Üstad Bediüzzaman, İhtiyarlar Risalesinin 13. Rica’sında, uzun yıllar kaldığı ve kalenin altındaki Horhor medresesinde talebelerine ders okuttuğu Van’ın Birinci Dünya Savaşındaki Rus işgali sırasında maruz kaldığı ağır yıkım ve tahribatı çok yakıcı ifadelerle tasvir ediyor.
Ve Ermeni mahallesi dışındaki Müslüman yerleşimlerinin taş üstünde taş bırakmacasına tahrip edildiği o hazin manzaradan duyduğu derin elemi ancak imanî bakış açısının verdiği teselli ile izale edebildiğini anlatıyor.

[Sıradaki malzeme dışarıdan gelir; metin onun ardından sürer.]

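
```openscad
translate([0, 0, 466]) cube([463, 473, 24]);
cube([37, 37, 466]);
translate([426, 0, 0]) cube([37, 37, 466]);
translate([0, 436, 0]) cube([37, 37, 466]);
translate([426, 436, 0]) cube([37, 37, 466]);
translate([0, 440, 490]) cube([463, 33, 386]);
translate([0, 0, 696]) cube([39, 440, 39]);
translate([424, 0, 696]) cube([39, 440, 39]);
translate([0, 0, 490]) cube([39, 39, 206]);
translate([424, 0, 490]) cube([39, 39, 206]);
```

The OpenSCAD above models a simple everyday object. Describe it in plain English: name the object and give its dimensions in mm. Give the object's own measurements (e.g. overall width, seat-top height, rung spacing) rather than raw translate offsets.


A chair. The seat is a 463×473×24 mm slab with its top at z = 490 mm, on four 37×37 mm corner legs (flush with the seat edges, standing on z = 0). A flat backrest 33 mm thick, 386 mm tall, spans the full seat width and rises from the seat top along its +y edge, rear face flush with the rear of the seat. Two armrests of 39×39 mm section run along each side from the seat's front edge to the front of the backrest, top faces 245 mm above the seat top and outer faces flush with the seat's x-edges; a 39×39 mm post under the front of each armrest stands on the seat at the front corner.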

6 Şubat ve sonrasındaki depremlerin en çok vurduğu yerlerden biri olan Antakya’daki evi ağır hasar gördüğü için ailesiyle birlikte köyüne göçen temsilcimiz Necdet Hocaoğlu, dallarında açan bembeyaz bahar çiçekleriyle Cennet hurilerini andıran bir ağacın önünde çekilen fotoğrafını göndermiş.
13. Rica’dan uyarladığı şu satırlarla:
“Antakya sahifesinde misafir olan insanların eliyle yazılan ve şehir suretini alan sun’î bir mektubun (...) dehşetli bir deprem belâsına düşüp silinmesi neden seni bu kadar müteessir ediyor? Asıl Malik-i Hakikî ve her şeyin Sahibi ve Rabbi olan Nakkaş-ı Ezelî’ye bak ki, bu Antakya sahifesinde mektubatı kemal-i şaşaa ile eski zamanda gördüğün vaziyeti yine devam edip yazılıyorlar.”
Dünya kurulalı beri benzerleri defalarca yaşanan bir serencam bu. İnsanoğlunun savaş, zulüm, isyan ve azgınlıkları sonucu çok büyük yıkılış ve çöküşler olurken, Rabbimizin kurduğu düzen şaşmadan devam etmiş.
Her gün güneş doğmuş ve batmış.
Her kışı bir bahar takip etmiş.
Dünyanın ömrü tamamlanıp kıyametle sona erdikten sonra sıra haşir sabahıyla uyanışa ve ahiret âleminin açılmasına gelecek.
Üstadın bütün vefatlar için ifade ettiği hakikat, elbette deprem şehitleri için de geçerli:
“Tohumlar gibi en cüz’î şeyleri dahi muhafaza eden Sâni-i Kerîm ve Rahîm (herşeyi sanatla yapan sonsuz kerem ve rahmet sahibi Yaratıcı); en çok sevdiği masnuu olan insanı elbette zayi etmez. Belki (bilakis) bir çiftçinin toprağa serptiği tohumlar gibi başka bir hayatta sümbül vermek için onu bir rahmet kapısı olan toprak altına muvakkaten atar.”
Her birimizin ne zaman, nerede, nasıl geleceğini bilmediğimiz ecelimizi bu manaların şuur ve idraki içinde karşılamamız duasıyla.